Surface glycotopes and epitopes are differentially displayed among Mycobacterium sp. isolates. A flow cytometry approach

SCHIERLOH P; YOKOBORI N; SABIO Y GARCIA C; LOPEZ B; BARRERA L; SASIAIN MC

Simposio; IV resunión de la Sociedad Latinoamericana de tuberculosis y otras micobacteriosis (SLAMTB); 2009

Introduction: Mycobacterial cell wall has unique biochemical composition that exerts many roles during host-pathogen interactions. Particularly, membrane glycoconjungates, which can be recognized by specific lectins, are associated with virulence and immune resistance. Aim: To develop low cost and fast assays to characterize glycosylation and antigenic exposure/availability in mycobacterial cell wall for application in comparative analysis of local Mtb clinical isolates. Methods: Surface glycosylation of Mtb strains (H37Rv, CDC1551 and local clinical isolates), M. bovis-BCG and M. smegmatis was characterized by employing biotin- or FITC-plant lectins (UEA, WGA, PNA, SNA, ConA, PHA, PSA and Pokeweed Mitogen).
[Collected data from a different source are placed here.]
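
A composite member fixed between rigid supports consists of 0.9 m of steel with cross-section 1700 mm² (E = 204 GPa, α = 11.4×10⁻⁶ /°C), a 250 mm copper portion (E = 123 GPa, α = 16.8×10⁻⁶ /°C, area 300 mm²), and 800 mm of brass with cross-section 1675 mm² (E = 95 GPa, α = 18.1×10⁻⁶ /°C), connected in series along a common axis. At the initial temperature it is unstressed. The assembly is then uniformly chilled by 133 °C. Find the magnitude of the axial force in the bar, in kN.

P ≈ 267 kN (tensile)

With the walls removed the bar would change length by δ_free = Σ αᵢΔT Lᵢ = 11.4×10⁻⁶×133×900 + 16.8×10⁻⁶×133×250 + 18.1×10⁻⁶×133×800 = 3.849 mm.
The walls prevent any net length change, so an axial force P (same in every segment) develops. Compatibility: P · Σ Lᵢ/(AᵢEᵢ) = δ_free.
Σ Lᵢ/(AᵢEᵢ) = 900/(1700×204×10³) + 250/(300×123×10³) + 800/(1675×95×10³) = 1.44×10⁻⁵ mm/N.
So P = 3.849 / 1.44×10⁻⁵ = 267.3 kN, tensile.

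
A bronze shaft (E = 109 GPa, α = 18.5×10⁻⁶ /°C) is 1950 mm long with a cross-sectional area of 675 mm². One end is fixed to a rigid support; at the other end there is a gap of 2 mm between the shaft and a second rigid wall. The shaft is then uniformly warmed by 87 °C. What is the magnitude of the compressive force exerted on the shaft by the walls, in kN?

If the wall were absent the shaft would grow by αΔT L = 18.5×10⁻⁶ × 87 × 1950 = 3.139 mm.
This exceeds the 2 mm gap, so the wall pushes back. The portion of expansion that must be recovered elastically is δ_free − gap = 3.139 − 2 = 1.139 mm.
Compatibility: PL/(AE) = 1.139 mm, so σ = P/A = E × (1.139/1950) = 63.64 MPa.
P = σA = 63.64 × 675 = 42.96 kN.

P ≈ 43 kN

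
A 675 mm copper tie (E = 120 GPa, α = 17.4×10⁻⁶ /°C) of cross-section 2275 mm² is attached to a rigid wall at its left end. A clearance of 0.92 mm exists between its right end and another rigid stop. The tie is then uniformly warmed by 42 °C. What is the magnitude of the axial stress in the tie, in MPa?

Unrestrained expansion: δ_free = αΔT L = 17.4×10⁻⁶ × 42 × 675 = 0.4933 mm.
This is smaller than the 0.92 mm clearance, so the tie expands freely without reaching the stop — the stress is zero.

σ ≈ 0 MPa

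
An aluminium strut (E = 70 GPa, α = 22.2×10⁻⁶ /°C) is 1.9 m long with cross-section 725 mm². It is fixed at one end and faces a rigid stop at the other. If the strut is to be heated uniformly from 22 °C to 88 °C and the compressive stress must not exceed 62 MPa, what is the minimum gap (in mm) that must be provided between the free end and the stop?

g ≈ 1.1 mm

With no wall the strut would lengthen by αΔT L = 22.2×10⁻⁶ × 66 × 1900 = 2.784 mm.
A stress of 62 MPa corresponds to the wall pushing the strut back by σL/E = 62×1900/(70×10³) = 1.683 mm.
So the gap has to take up the difference, g_min = δ_free − σL/E = 2.784 − 1.683 = 1.101 mm.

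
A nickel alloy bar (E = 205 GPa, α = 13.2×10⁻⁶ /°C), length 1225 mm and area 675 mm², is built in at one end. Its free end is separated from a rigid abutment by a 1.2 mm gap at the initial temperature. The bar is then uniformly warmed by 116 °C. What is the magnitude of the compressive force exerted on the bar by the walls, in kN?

P ≈ 76.3 kN

Free thermal elongation = αΔT L = 13.2×10⁻⁶ × 116 × 1225 = 1.876 mm.
This exceeds the 1.2 mm gap, so the wall pushes back. The portion of expansion that must be recovered elastically is δ_free − gap = 1.876 − 1.2 = 0.6757 mm.
That suppressed elongation corresponds to σ = E·Δ/L = 205×10³ × 0.6757/1225 = 113.1 MPa.
P = σA = 113.1 × 675 = 76.33 kN.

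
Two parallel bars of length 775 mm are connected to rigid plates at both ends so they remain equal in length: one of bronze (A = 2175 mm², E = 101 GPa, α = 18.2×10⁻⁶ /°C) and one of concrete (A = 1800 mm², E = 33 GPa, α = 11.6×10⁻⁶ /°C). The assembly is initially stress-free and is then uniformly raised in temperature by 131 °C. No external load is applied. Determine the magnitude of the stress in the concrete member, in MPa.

The bronze has the larger α, so on heating it would change length more than the concrete if both were free. The rigid plates force a common final length, so the bronze is put into compression and the concrete into tension, with equal and opposite forces P (no external load).
Compatibility of the two members (thermal + elastic change equal): (α₁ − α₂)ΔT = P·[1/(A₁E₁) + 1/(A₂E₂)].
|α₁ − α₂|·ΔT = 6.6×10⁻⁶ × 131 = 0.0008646.
1/(A₁E₁) + 1/(A₂E₂) = 1/(2175×101×10³) + 1/(1800×33×10³) = 2.139×10⁻⁸ N⁻¹.
P = 0.0008646 / 2.139×10⁻⁸ = 40430 N = 40.43 kN.
σ_{concrete} = P/A₂ = 40430/1800 = 22.46 MPa, tensile.

σ ≈ 22.5 MPa (tensile)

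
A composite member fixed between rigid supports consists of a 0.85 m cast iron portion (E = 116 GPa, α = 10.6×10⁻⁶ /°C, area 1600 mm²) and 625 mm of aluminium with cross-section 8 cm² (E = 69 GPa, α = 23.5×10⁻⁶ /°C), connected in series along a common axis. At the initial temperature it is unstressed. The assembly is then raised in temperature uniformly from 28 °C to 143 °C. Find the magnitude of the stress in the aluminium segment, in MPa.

σ ≈ 214 MPa (compressive)

Free thermal expansion of the whole bar: Σ αᵢΔT Lᵢ = 10.6×10⁻⁶×115×850 + 23.5×10⁻⁶×115×625 = 2.725 mm.
The walls prevent any net length change, so an axial force P (same in every segment) develops. Compatibility: P · Σ Lᵢ/(AᵢEᵢ) = δ_free.
The series flexibility is Σ Lᵢ/(AᵢEᵢ) = 850/(1600×116×10³) + 625/(800×69×10³) = 1.59×10⁻⁵ mm/N.
So P = 2.725 / 1.59×10⁻⁵ = 171.4 kN, compressive.
σ_{aluminium} = P / A = 171400 / 800 = 214.2 MPa.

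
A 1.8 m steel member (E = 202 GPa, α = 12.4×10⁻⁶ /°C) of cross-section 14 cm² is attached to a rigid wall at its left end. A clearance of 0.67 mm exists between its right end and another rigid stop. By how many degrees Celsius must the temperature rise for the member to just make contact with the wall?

Contact occurs when the free expansion equals the gap: αΔT L = 0.67 mm.
So ΔT = g/(αL) = 0.67/(12.4×10⁻⁶ × 1800) = 30.02 °C.

ΔT ≈ 30 °C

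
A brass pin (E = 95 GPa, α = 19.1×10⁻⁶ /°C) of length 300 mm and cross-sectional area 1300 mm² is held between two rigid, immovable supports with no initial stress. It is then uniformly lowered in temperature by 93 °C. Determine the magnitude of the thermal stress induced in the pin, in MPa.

With length fixed, the mechanical strain must cancel the thermal strain αΔT = 19.1×10⁻⁶ × 93 = 1776.3×10⁻⁶.
The stress required to suppress this strain is σ = Eε = 95×10³ × 1776.3×10⁻⁶ = 168.7 MPa, tensile since the pin is trying to contract.

σ ≈ 169 MPa (tensile)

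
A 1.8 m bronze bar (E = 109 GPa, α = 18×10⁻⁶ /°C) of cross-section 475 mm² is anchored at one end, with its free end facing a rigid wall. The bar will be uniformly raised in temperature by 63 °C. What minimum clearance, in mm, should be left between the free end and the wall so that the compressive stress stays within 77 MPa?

g ≈ 0.77 mm

With no wall the bar would lengthen by αΔT L = 18×10⁻⁶ × 63 × 1800 = 2.041 mm.
A stress of 77 MPa corresponds to the wall pushing the bar back by σL/E = 77×1800/(109×10³) = 1.272 mm.
The gap must absorb the remainder: g_min = 2.041 − 1.272 = 0.7696 mm.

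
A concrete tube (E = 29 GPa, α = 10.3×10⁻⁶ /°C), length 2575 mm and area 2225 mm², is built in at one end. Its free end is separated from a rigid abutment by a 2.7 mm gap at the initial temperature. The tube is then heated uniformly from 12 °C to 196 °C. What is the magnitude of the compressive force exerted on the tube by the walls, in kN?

Free thermal elongation = αΔT L = 10.3×10⁻⁶ × 184 × 2575 = 4.88 mm.
This exceeds the 2.7 mm gap, so the wall pushes back. The portion of expansion that must be recovered elastically is δ_free − gap = 4.88 − 2.7 = 2.18 mm.
That suppressed elongation corresponds to σ = E·Δ/L = 29×10³ × 2.18/2575 = 24.55 MPa.
P = σA = 24.55 × 2225 = 54.63 kN.

P ≈ 54.6 kN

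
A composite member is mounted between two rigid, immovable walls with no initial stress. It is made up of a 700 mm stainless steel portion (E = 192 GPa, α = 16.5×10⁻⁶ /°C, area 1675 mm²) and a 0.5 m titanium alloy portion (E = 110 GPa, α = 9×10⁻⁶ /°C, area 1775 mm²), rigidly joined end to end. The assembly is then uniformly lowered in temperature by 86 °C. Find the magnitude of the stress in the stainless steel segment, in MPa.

Free thermal contraction of the whole bar: Σ αᵢΔT Lᵢ = 16.5×10⁻⁶×86×700 + 9×10⁻⁶×86×500 = 1.38 mm.
The walls prevent any net length change, so an axial force P (same in every segment) develops. Compatibility: P · Σ Lᵢ/(AᵢEᵢ) = δ_free.
Σ Lᵢ/(AᵢEᵢ) = 700/(1675×192×10³) + 500/(1775×110×10³) = 4.737×10⁻⁶ mm/N.
P = 1.38 / 4.737×10⁻⁶ = 291400 N = 291.4 kN, tensile.
σ_{stainless steel} = P / A = 291400 / 1675 = 173.9 MPa.

σ ≈ 174 MPa (tensile)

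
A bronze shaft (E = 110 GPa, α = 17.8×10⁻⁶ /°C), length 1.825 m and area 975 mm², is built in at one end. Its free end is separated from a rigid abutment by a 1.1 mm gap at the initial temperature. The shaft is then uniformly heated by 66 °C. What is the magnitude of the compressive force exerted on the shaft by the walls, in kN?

If the wall were absent the shaft would grow by αΔT L = 17.8×10⁻⁶ × 66 × 1825 = 2.144 mm.
The gap closes (δ_free > 1.1 mm) and the wall then resists a further 2.144 − 1.1 = 1.044 mm of expansion.
So σ = E(δ_free − g)/L = 110×10³ × 1.044/1825 = 62.93 MPa.
P = σA = 62.93 × 975 = 61.35 kN.

P ≈ 61.4 kN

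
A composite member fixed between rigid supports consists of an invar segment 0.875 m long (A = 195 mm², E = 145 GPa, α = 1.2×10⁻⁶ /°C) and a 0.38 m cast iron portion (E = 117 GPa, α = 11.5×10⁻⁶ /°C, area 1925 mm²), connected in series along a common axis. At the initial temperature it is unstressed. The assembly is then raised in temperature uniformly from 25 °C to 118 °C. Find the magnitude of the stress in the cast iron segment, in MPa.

With the walls removed the bar would change length by δ_free = Σ αᵢΔT Lᵢ = 1.2×10⁻⁶×93×875 + 11.5×10⁻⁶×93×380 = 0.5041 mm.
The rigid supports impose zero overall length change; the single axial force P common to all segments must satisfy P Σ Lᵢ/(AᵢEᵢ) = δ_free.
The series flexibility is Σ Lᵢ/(AᵢEᵢ) = 875/(195×145×10³) + 380/(1925×117×10³) = 3.263×10⁻⁵ mm/N.
So P = 0.5041 / 3.263×10⁻⁵ = 15.45 kN, compressive.
σ_{cast iron} = P / A = 15450 / 1925 = 8.024 MPa.

σ ≈ 8.02 MPa (compressive)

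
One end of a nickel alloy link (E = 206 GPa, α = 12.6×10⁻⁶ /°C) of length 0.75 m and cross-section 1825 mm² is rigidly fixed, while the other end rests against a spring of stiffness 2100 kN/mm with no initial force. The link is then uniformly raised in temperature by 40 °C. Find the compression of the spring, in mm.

δ ≈ 0.0728 mm

The unrestrained thermal change is αΔT L = 12.6×10⁻⁶ × 40 × 750 = 0.378 mm.
Let P be the compressive force at the spring. The link shortens elastically by PL/(AE) and the spring compresses by P/k; together these equal δ_free.
So P = δ_free / [L/(AE) + 1/k] = 0.378 / [ 750/(1825×206×10³) + 1/(2100×10³) ].
P = 0.378 / 2.471×10⁻⁶ = 153000 N.
Spring compression = P/k = 153000/(2100×10³) = 0.07284 mm.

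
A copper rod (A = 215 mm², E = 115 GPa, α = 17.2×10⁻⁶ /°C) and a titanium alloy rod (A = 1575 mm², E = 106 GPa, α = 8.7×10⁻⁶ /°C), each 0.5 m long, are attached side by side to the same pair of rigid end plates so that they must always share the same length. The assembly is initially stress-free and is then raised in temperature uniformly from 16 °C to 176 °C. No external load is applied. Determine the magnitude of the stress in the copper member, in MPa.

σ ≈ 136 MPa (compressive)

The copper has the larger α, so on heating it would change length more than the titanium alloy if both were free. The rigid plates force a common final length, so the copper is put into compression and the titanium alloy into tension, with equal and opposite forces P (no external load).
Setting the final lengths equal and cancelling L: (α₁ − α₂)ΔT = P/(A₁E₁) + P/(A₂E₂).
|α₁ − α₂|·ΔT = 8.5×10⁻⁶ × 160 = 0.00136.
1/(A₁E₁) + 1/(A₂E₂) = 1/(215×115×10³) + 1/(1575×106×10³) = 4.643×10⁻⁸ N⁻¹.
So P = 0.00136 / 4.643×10⁻⁸ = 29.29 kN.
σ_{copper} = P/A₁ = 29290/215 = 136.2 MPa, compressive.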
To seek for differential immunoreactivity, a pool from human serum with anti-PPD/LAM/Mycobacterial Total lipids titer >1/103 combined with a panel of FITC-anti-human Igk, Igl, IgG, IgM, IgA and IgE antibodies were used. Mycobacteria staining were measured by two color flow cytometry using Propidium iodide (PI) as counter stain. Results: Different glycosylation patterns between mycobacteria were detected not only at specie but also at spoligotype family level, that is, different isolates from LAM/Haarlem families bind ConA, PSA and WGA at different extent (p<0.05). Similarly, differential antibody isotype usage was also confirmed at isolate level. Conclusion: Herein we describe a novel flow cytometry application that may serve as starting step to characterize mycobacterial cell wall components that can be recognized by different immune receptors at innate and adaptive level. Acknowledgments: To Colorado State University and INTA-Castelar for kindly provide Mtb fractions and H37Rv, CDC1551 and M.smegmatis strains. This work was supported by ANCyT, CONICET and Roemmers Foundation. Keywords: Mycobacterium sp., cell wall, lectins.